Two studies have investigated drug interaction between oral adsorbents and concomitantly administered drugs in vitro [12, 13]. Although these studies provide useful information on drug interaction between oral adsorbents and concomitantly administered drugs, their clinical use is limited because the dissolution behavior and absorption behavior of the drugs were not considered. Our present prediction method is a totally new approach because it considered the dissolution and absorption behaviors of concomitantly administered drugs used in clinical practice. Thus, the risk of drug interaction is likely to be avoided by estimating the minimum dosing intervals between AST-120 and concomitantly administered drugs based on our risk classification system and the dissolution and absorption rate thresholds. In addition, this prediction method can be performed using information available in the public domain. Our prediction method is a useful approach for estimating the potential of drug interaction for many drugs that are concomitantly administered with AST-120 in CKD treatment.
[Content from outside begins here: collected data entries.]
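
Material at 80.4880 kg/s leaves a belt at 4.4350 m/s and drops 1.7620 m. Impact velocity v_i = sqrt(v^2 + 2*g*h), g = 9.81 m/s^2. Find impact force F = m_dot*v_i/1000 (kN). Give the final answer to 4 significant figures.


v_i = sqrt(4.4350^2 + 2*9.81*1.7620) = 7.36476 m/s
F = 80.4880 * 7.36476 / 1000
F = 0.5928 kN


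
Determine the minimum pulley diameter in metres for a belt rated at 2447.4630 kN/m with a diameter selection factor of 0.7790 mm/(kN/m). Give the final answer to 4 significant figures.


D = 2447.4630 * 0.7790 / 1000
D = 1.907 m


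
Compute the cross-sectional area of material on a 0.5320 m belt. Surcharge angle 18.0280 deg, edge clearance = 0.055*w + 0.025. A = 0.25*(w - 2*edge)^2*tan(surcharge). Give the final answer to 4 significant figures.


edge = 0.055*0.5320 + 0.025 = 0.05426 m
ew = 0.5320 - 2*0.05426 = 0.42348 m
A = 0.25 * 0.42348^2 * tan(18.0280 deg)
A = 0.01459 m^2


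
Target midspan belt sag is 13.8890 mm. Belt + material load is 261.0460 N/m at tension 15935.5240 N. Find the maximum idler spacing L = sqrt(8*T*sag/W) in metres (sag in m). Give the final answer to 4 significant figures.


sag = 13.8890/1000 = 0.013889 m
L = sqrt(8 * 15935.5240 * 0.013889 / 261.0460)
L = 2.604 m


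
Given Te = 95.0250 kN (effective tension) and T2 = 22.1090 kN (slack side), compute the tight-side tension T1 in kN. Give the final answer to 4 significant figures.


T1 = Te + T2 = 95.0250 + 22.1090
T1 = 117.1 kN


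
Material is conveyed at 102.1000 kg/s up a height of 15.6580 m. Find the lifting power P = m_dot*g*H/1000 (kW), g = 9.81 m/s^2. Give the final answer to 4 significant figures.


P = 102.1000 * 9.81 * 15.6580 / 1000
P = 15.68 kW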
A considerable limitation of this study was that our prediction method was not based on original experimental data but on reliable in vitro and in vivo data obtained from third-party sources. Although our prediction method could be useful for clinical pharmacologists and clinicians because it utilizes only information available in the public domain, the new method should be experimentally validated in the future. Moreover, evaluation of the relationship between our prediction method and the other prediction method could also be important for the validation. The adsorbent characteristics of AST-120 were not considered. Considering that the effects of adsorbents on the pharmacokinetics of concomitantly administered drugs are small when the amount/rate of adsorption is small, a classification system incorporating factors related to adsorbents may be more useful. When a drug has poor solubility, but a high k d value (k d refers to the time required to reach dissolution equilibrium), prediction of drug interaction is difficult. Classical physicochemical properties such as molecular mass, water solubility, logP/D, and dissociation constant (pKa) might be useful to modify our prediction method. Furthermore, the validity of the prediction method in this study remains to be confirmed, because our method was based on a limited number of drug interaction study results. Further drug interaction studies are required to improve the accuracy of prediction.

The present study provides a newly developed drug interaction prediction method based on the pharmacokinetic parameters of drugs. Although monitoring of the blood concentration and effectiveness of concomitantly administered drugs is required for accurate predictions, drug interaction prediction based on the characteristics of drugs and formulations is useful for estimating the risk of drug interaction in clinical practice when AST-120 is used in combination with other drugs.